Both the concept and quality of the classification/prediction are great. The problem is that it requires lots of memory and storage for such matrices, and more importantly, it requires a lot of professional services to decide what associations to build. There are also issues of how to scale the computation/storage to a distributed architecture.
Let’s see how we can use a graph to solve this problem in 1 hour, while including all the benefits of auto-scaling, and parallel computing performance coming with a native distributed graph database. In the graph below, each patient and each dimension’s measurement is modeled as a vertex in the graph. Each disease is connected to the patients who have that disease. Each patient is connected to the vertices representing the measurements of the patient. The Graph Schema is shown below:
The following figure shows the data graph representing the four patients, their type of disease and their measurements.
Now we need to do prediction for patients 5 and 6. Let’s pick up the prediction for patient 5 as an example. This becomes a graph problem of whether the patient is more ‘similar’ to heart disease CP or heart disease RCM via the connections through existing patients (1 to 4). With a native parallel graph technology, this problem can be solved very efficiently.
Step 1: we start from the vertex patient5, its measurement vertices A1, B2, C2 are activated and each vertex is associated with an integer count with value 1 (sometimes called an Accumulator in Native Parallel Graph).
Step 2: A1,B2,C2 activates its neighbors patient1, patient3, and patient 4. Each activated patient is associated with an integer count which stores the number of times it’s activated. Notice that patient1 and patient3 each has a count value of 2 since each is activated two values (by A1 and B2), while patient4 is activated only one time (by c2) and thus has a count value of 1.

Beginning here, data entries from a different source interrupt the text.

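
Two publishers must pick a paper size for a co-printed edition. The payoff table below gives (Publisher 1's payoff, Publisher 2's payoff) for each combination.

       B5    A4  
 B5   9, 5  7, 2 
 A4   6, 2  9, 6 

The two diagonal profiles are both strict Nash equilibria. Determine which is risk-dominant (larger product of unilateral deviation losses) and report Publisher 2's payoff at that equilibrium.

At both B5: Publisher 1 loses 9 − 6 = 3 by deviating; Publisher 2 loses 5 − 2 = 3. Product = 3·3 = 9.
At both A4: Publisher 1 loses 9 − 7 = 2 by deviating; Publisher 2 loses 6 − 2 = 4. Product = 2·4 = 8.
9 > 8, so both B5 is risk-dominant. Publisher 2's payoff there is 5.

5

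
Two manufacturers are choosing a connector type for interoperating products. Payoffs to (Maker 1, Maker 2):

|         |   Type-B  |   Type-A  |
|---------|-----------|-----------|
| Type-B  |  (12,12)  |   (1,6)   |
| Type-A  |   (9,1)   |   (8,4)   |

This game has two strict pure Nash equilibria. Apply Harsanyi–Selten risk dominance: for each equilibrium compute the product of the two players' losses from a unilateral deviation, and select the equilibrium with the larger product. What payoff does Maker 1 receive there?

8

At both Type-B: Maker 1 loses 12 − 9 = 3 by deviating; Maker 2 loses 12 − 6 = 6. Product = 3·6 = 18.
At both Type-A: Maker 1 loses 8 − 1 = 7 by deviating; Maker 2 loses 4 − 1 = 3. Product = 7·3 = 21.
21 > 18, so both Type-A is risk-dominant. Maker 1's payoff there is 8.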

Step 3: Heart disease vertices CP and RCM are activated. Each disease vertex is associated with a count which stores the sum of the counts of its connected vertices activated in the last step. We can see heart disease RCM vertex has the value 3 which is more than what is on the heart disease CP vertex (2). Thus the prediction for patient 5 is heart disease RCM. Similarly, if we apply the same graph computation, the prediction for patient 6 is heart disease CP.
Note that more complex/weighted similarity computation can be easily modeled and used in the above type of computation in a native parallel graph which uses the property graph model. For example, we could have a trust score for each measurement for each patient. We could also assign different weights to different types of measures in computing similarity. For example, A measurements can be more important in prediction than B measurements. All this information can be easily added as either vertex attributes or edge attributes and used in run time similarity computation.